At the same time I was preparing a short course on Internet search tools and it seemed karma to use this as an example -- something unusual enough to distinguish between the major search engines. In the end I never found a copy of Knight's ichthyosaur on the Internet. But I found a number of other examples of both ichthyosaur drawings and fossils. I also discovered that the ichthyosaur is the Nevada state fossil and that there is a brew in Nevada called Ichthyosaur Pale Ale with the slogan, "Gimmie an Ickie!"

Here are some of the findings. All are in color.

Mo Vaughn.


In the course Online Network Exploration (CS403), a major project for the course involved building a Web page. Students were given wide latitude in selecting subject matter. One student constructed an extremely impressive collection of material on Red Sox sports teams. Grades were calculated and turned in.

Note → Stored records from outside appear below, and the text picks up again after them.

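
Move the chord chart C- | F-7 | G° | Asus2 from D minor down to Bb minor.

D minor down to Bb minor is a major third; each chord root moves by that interval while the quality stays the same.
C-: root C down a major third → Ab, giving Ab-.
F-7: root F down a major third → Db, giving Db-7.
G°: root G down a major third → Eb, giving Eb°.
Asus2: root A down a major third → F, giving Fsus2.

Ab- Db-7 Eb° Fsus2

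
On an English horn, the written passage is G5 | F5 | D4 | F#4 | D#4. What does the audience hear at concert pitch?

Written C4 on the English horn sounds as F3, a perfect fifth lower; apply that shift to every note.
G5 to C5
F5 to Bb4
D4 to G3
F#4 to B3
D#4 to G#3

C5 Bb4 G3 B3 G#3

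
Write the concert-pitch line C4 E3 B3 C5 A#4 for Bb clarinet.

D4 F#3 C#4 D5 B#4

Written C4 sounds as Bb3 on the Bb clarinet, so concert pitches are written a major second up.
C4 -> D4
E3 -> F#3
B3 -> C#4
C5 -> D5
A#4 -> B#4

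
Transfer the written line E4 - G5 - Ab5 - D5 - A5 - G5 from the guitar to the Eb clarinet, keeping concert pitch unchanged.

C#3 E4 F4 B3 F#4 E4

First find concert pitch: the guitar sounds a perfect octave below written, so E4 G5 Ab5 D5 A5 G5 sounds E3 G4 Ab4 D4 A4 G4.
Then write for Eb clarinet: it sounds a minor third above written, so the part must be a minor third below concert.
E3 → C#3
G4 → E4
Ab4 → F4
D4 → B3
A4 → F#4
G4 → E4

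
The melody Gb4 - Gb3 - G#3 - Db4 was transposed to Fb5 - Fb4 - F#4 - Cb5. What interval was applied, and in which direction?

From Gb4 to Fb5 is 7 letter names — a seventh of some quality.
Gb4 to Fb5 is 10 semitones, which makes it a minor seventh; the second version is higher, so the direction is up.
Checking another pair — Db4 → Cb5 — gives the same interval.

up a minor seventh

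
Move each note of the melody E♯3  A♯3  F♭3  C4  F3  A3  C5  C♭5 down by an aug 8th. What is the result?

E2 A2 Fbb2 Cb3 Fb2 Ab2 Cb4 Cbb4

E#3 gives E2
A#3 gives A2
Fb3 gives Fbb2
C4 gives Cb3
F3 gives Fb2
A3 gives Ab2
C5 gives Cb4
Cb5 gives Cbb4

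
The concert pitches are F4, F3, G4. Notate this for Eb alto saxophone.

D5 D4 E5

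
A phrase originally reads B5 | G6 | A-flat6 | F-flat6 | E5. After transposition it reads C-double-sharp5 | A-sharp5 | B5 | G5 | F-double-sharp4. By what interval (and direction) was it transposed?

down a diminished seventh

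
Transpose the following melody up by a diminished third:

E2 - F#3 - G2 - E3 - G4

E2 → Gb2
F#3 → Ab3
G2 → Bbb2
E3 → Gb3
G4 → Bbb4

Gb2 Ab3 Bbb2 Gb3 Bbb4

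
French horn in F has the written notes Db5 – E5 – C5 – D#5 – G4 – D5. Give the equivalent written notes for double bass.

First find concert pitch: the French horn in F sounds a perfect fifth below written, so Db5 E5 C5 D#5 G4 D5 sounds Gb4 A4 F4 G#4 C4 G4.
Then write for double bass: it sounds a perfect octave below written, so the part must be a perfect octave above concert.
Gb4 → Gb5
A4 → A5
F4 → F5
G#4 → G#5
C4 → C5
G4 → G5

Gb5 A5 F5 G#5 C5 G5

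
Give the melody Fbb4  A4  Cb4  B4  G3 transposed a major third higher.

A major third up from Fbb4 gives Abb4.
A major third up from A4 gives C#5.
Cb4: a third up reaches E, and 4 semitones makes it Eb4.
B4 up a major third is D#5.
A major third up from G3 gives B3.

Abb4 C#5 Eb4 D#5 B3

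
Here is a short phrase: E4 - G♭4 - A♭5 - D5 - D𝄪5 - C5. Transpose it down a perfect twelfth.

A2 Cb3 Db4 G3 G##3 F3

A perfect twelfth down from E4 gives A2.
Gb4 down a perfect twelfth is Cb3.
Ab5 down a perfect twelfth is Db4.
A perfect twelfth down from D5 gives G3.
D##5 down a perfect twelfth is G##3.
A perfect twelfth down from C5 gives F3.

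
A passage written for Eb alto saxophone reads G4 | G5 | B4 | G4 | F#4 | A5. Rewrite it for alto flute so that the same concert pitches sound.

First find concert pitch: the Eb alto saxophone sounds a major sixth below written, so G4 G5 B4 G4 F#4 A5 sounds Bb3 Bb4 D4 Bb3 A3 C5.
Then write for alto flute: it sounds a perfect fourth below written, so the part must be a perfect fourth above concert.
Bb3 → Eb4
Bb4 → Eb5
D4 → G4
Bb3 → Eb4
A3 → D4
C5 → F5

Eb4 Eb5 G4 Eb4 D4 F5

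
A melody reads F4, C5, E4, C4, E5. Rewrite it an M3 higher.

A4 E5 G#4 E4 G#5

F4 → A4
C5 → E5
E4 → G#4
C4 → E4
E5 → G#5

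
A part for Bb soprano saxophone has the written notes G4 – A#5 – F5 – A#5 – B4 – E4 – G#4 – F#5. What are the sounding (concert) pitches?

The Bb soprano saxophone sounds a major second below written, so transpose each written note down a major second.
G4 becomes F4
A#5 becomes G#5
F5 becomes Eb5
A#5 becomes G#5
B4 becomes A4
E4 becomes D4
G#4 becomes F#4
F#5 becomes E5

F4 G#5 Eb5 G#5 A4 D4 F#4 E5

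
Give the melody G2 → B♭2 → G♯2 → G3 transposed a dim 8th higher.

G2 up a diminished octave is Gb3.
A diminished octave up from Bb2 gives Bbb3.
G#2: an octave up reaches G, and 11 semitones makes it G3.
G3 up a diminished octave is Gb4.

Gb3 Bbb3 G3 Gb4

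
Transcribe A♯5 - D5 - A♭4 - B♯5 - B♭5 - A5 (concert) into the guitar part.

A#6 D6 Ab5 B#6 Bb6 A6

Written C4 sounds as C3 on the guitar, so concert pitches are written a perfect octave up.
A#5 → A#6
D5 → D6
Ab4 → Ab5
B#5 → B#6
Bb5 → Bb6
A5 → A6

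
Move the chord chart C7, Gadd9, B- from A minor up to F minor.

Ab7 Ebadd9 G-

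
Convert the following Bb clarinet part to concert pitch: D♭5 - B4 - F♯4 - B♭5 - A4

Cb5 A4 E4 Ab5 G4

The Bb clarinet sounds a major second below written, so transpose each written note down a major second.
Db5 becomes Cb5
B4 becomes A4
F#4 becomes E4
Bb5 becomes Ab5
A4 becomes G4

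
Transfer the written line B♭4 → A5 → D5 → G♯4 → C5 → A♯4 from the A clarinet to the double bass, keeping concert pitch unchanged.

First find concert pitch: the A clarinet sounds a minor third below written, so B♭4 A5 D5 G♯4 C5 A♯4 sounds G4 F#5 B4 E#4 A4 F##4.
Then write for double bass: it sounds a perfect octave below written, so the part must be a perfect octave above concert.
G4 → G5
F#5 → F#6
B4 → B5
E#4 → E#5
A4 → A5
F##4 → F##5

G5 F#6 B5 E#5 A5 F##5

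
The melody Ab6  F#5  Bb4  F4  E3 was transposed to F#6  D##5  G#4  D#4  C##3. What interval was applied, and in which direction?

down a diminished third

Take the first pair: Ab6 → F#6. A to F spans 3 letter names, so the interval is some kind of third.
F#6 to Ab6 is 2 semitones, which makes it a diminished third; the second version is lower, so the direction is down.
Checking another pair — E3 → C##3 — gives the same interval.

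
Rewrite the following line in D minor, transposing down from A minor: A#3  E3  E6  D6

From A down to D is a perfect fifth; apply that to each pitch.
A#3 → D#3
E3 → A2
E6 → A5
D6 → G5

D#3 A2 A5 G5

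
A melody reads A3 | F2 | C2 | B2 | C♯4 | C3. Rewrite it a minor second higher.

A3 to Bb3
F2 to Gb2
C2 to Db2
B2 to C3
C#4 to D4
C3 to Db3

Bb3 Gb2 Db2 C3 D4 Db3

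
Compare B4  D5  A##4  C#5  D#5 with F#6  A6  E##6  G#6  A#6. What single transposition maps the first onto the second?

Take the first pair: B4 → F#6. B to F spans 12 letter names, so the interval is some kind of twelfth.
B4 to F#6 is 19 semitones, which makes it a perfect twelfth; the second version is higher, so the direction is up.
Checking another pair — D#5 → A#6 — gives the same interval.

up a perfect twelfth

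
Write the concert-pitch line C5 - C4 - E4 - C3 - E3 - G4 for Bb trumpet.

D5 D4 F#4 D3 F#3 A4

Written C4 sounds as Bb3 on the Bb trumpet, so concert pitches are written a major second up.
C5 to D5
C4 to D4
E4 to F#4
C3 to D3
E3 to F#3
G4 to A4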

About two weeks later we received e-mail from an irate parent, very upset that the CS403 student had just copied material from their son's hobby Web page on Mo Vaughn. They provided the URL and we checked. Sure enough, many paragraphs plus statistical tables were copied verbatim. How was this detected at all, given the millions of Web pages on the Internet? Well the Mo Vaughn fan routinely searched the Internet for new Mo Vaughn material, using search engines. The UNH server used for the course was indexed. And the fan immediately recognized their work had been taken without credit.

Lesson 1: Don't rely on security by obscurity on the Internet. Search engines have great power to discover, index, and make retrievable otherwise obscure information.
Lesson 2: While search engines can be used to detect plagiarism or theft of written materials, it doesn't scale well (in time involved) to allow instructors to routinely check student work.